BNY Mellon Broke New York Law, Misled Investors on Mortgages, State Claims
Bank of New York Mellon Corp. (BK) violated state law in its role representing investors in mortgage securities created by Bank of America Corp. (BAC)’s Countrywide Financial unit, the New York Attorney General said.
BNY Mellon should pay penalties and restitution to investors, Attorney General Eric Schneiderman said yesterday in a court filing involving Bank of America’s proposed $8.5 billion mortgage-bond settlement. Schneiderman, who said he has “potential claims” against Bank of America, called the settlement unfair to investors and asked a judge to reject it.
“The proposed cash payment is far less than the massive losses investors have faced and will continue to face,” Schneiderman said in the filing in state court in Manhattan.
Under the proposed deal, which requires court approval, Bank of America would pay $8.5 billion to resolve claims from investors who wanted the Charlotte, North Carolina-based bank to buy back loans that were packaged into bonds. The agreement was reached with 22 institutional investors and BNY Mellon, which acts as the trustee for the mortgage-securitization trusts. The deal would apply to other investors in the trusts.
BNY Mellon’s conduct as trustee violated the state’s Martin Act by misleading investors, Schneiderman said in court papers filed yesterday. The bank engaged in “repeated fraud and illegality,” Schneiderman said. New York’s Martin Act allows the attorney general to file civil lawsuits and criminal charges in securities-fraud cases.

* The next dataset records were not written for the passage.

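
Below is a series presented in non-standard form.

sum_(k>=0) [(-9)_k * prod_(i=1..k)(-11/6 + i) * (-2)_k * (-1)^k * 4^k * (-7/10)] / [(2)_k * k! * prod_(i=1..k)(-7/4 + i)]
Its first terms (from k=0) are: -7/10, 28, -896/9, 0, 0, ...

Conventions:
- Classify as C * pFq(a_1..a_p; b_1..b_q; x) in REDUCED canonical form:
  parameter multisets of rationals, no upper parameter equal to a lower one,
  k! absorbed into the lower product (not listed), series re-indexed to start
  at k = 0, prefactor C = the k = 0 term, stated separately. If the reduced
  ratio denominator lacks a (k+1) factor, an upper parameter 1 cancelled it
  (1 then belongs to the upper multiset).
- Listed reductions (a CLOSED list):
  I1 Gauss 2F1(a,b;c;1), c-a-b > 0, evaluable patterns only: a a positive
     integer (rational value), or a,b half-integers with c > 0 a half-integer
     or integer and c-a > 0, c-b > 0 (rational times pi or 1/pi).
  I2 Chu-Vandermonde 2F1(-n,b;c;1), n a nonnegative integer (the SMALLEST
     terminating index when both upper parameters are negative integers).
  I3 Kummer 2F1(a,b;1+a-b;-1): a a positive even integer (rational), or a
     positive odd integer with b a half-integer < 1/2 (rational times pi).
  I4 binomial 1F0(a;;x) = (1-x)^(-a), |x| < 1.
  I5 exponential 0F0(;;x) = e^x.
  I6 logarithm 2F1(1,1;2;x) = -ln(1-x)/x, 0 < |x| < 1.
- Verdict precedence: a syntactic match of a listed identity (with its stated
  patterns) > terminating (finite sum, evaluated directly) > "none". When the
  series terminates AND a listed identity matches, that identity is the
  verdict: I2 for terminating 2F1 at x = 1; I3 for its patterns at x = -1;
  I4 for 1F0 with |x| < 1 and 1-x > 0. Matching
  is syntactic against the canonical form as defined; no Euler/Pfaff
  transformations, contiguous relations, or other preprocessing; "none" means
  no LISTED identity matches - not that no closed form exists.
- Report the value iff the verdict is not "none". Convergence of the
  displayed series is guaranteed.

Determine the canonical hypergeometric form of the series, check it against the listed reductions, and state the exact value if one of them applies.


The series (x = -4) is 3F2: upper {-9, -2, -5/6}, lower {-3/4, 2}, prefactor -7/10. Verdict: terminating. (-2)_k vanishes past k = 2, leaving a 3-term sum, computed directly. Value: -6503/90.

First insight: t_0 = -7/10 here, and the running product (C = -7/10, x = -4) telescopes to a rising factorial.
Step ratio: r(k) = (-4) * (k-9) (k-2) (k-5/6) / [(k-3/4) (k+2) (k+1)] - poly over poly, x = (-4) from leading terms; C = -7/10 at k = 0.


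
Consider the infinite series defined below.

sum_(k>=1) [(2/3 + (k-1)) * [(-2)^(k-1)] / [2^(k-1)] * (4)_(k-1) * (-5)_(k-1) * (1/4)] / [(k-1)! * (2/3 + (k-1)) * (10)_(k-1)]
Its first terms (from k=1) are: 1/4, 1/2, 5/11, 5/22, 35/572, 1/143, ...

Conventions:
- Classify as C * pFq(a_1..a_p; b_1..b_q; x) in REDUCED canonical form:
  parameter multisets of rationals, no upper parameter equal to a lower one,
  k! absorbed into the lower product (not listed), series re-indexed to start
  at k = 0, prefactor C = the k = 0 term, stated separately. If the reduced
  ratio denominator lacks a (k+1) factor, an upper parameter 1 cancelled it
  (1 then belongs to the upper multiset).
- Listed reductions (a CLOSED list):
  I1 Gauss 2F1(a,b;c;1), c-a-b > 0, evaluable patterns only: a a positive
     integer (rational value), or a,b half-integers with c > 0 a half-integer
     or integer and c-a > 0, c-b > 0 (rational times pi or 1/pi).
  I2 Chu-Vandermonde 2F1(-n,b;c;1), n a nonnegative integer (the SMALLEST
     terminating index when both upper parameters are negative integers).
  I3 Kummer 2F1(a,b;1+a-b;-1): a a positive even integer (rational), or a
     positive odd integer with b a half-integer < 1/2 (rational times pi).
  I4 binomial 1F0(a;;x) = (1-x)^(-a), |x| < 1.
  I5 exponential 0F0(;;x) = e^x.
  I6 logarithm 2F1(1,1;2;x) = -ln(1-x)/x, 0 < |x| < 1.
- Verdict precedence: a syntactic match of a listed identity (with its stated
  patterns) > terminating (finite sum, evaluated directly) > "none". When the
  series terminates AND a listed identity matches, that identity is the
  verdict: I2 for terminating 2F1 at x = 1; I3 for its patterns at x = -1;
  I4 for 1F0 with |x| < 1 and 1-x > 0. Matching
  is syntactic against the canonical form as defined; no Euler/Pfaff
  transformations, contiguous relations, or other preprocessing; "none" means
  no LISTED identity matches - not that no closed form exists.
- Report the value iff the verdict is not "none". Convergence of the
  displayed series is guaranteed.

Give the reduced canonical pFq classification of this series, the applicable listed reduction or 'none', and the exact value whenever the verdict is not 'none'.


x = -1 here; the reduced form reads 2F1, upper {-5, 4}, lower {10}, C = 1/4. Verdict: the Kummer evaluation I3 matches (x = -1; c = 10 equals 1+a-b for upper {-5, 4}: listed pattern). Sum: 3/2.

Structural cue: with t_0 = 1/4, the factor k + 2/3 cancels (top and bottom), leaving C = 1/4, x = -1.
Term ratio: r(k) = (-1) * (k-5) (k+4) / [(k+10) (k+1)] - rational in k, leading ratio (-1); with t_0 = 1/4, classification follows.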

Delaware Attorney General Beau Biden also intends to intervene in the Bank of America case, Ian McConnel, a deputy attorney general at the office, said at a court hearing today about the agreement. Delaware public pension funds may be investors in the Countrywide bonds and some of the trusts in the settlement were established under Delaware law, McConnel said in an interview after the hearing.
Schneiderman claims New York-based BNY Mellon was aware of “loan documentation deficiencies,” such as Countrywide’s improper assignments and transfers of notes needed for foreclosures. That knowledge triggered a “heightened duty” to bondholders, he said.
Countrywide’s failure to transfer complete mortgage loan documentation to the trusts hampered the ability of the trusts to foreclose on delinquent mortgages, impairing the value of the securities backed by the mortgages, Schneiderman said.
“These circumstances apparently triggered widespread fraud,” Schneiderman said, including Bank of America’s “fabrication of missing documentation.”
BNY Mellon spokesman Ron Gruendl, said in an e-mail that the bank “fulfilled in all respects” its responsibilities as trustee.
“The allegations by the New York Attorney General are outrageous, baseless, unsupported by fact and law, and we will fight them if necessary in court,” he said. “The AG’s action is misguided and fails to comprehend the role of the trustee and the benefit the settlement would provide to investors.”
Bank of America and Countrywide separately face liability for “persistent illegality” in breaching contractual promises about the quality of loans, as well as failing to provide complete mortgage files, Schneiderman said in court papers.
Lawrence Grayson, a spokesman for Bank of America, declined to comment.
The attorney general’s action “raises significant doubt” that the $8.5 billion settlement will move forward as proposed, JMP Securities said in a research note.
BNY Mellon previously has argued that mortgage-bond trustees’ responsibilities to investors aren’t as extensive as sometimes claimed.
Asked about a February lawsuit by investors who had been unable to get it to sue Countrywide after being presented with evidence of loans being of lesser quality than represented by than lender, Kevin Heine, a BNY Mellon spokesman, said then that the trustee has “a limited role that is distinct from the seller and the servicer and contractually limited by the pooling and servicing agreements.”
That case, by anonymous investors behind a series of limited liability companies named Walnut Place, included BNY Mellon as a nominal defendant.
The case is In the matter of Bank of New York Mellon, 651786/2011, New York State Supreme Court, New York County (Manhattan).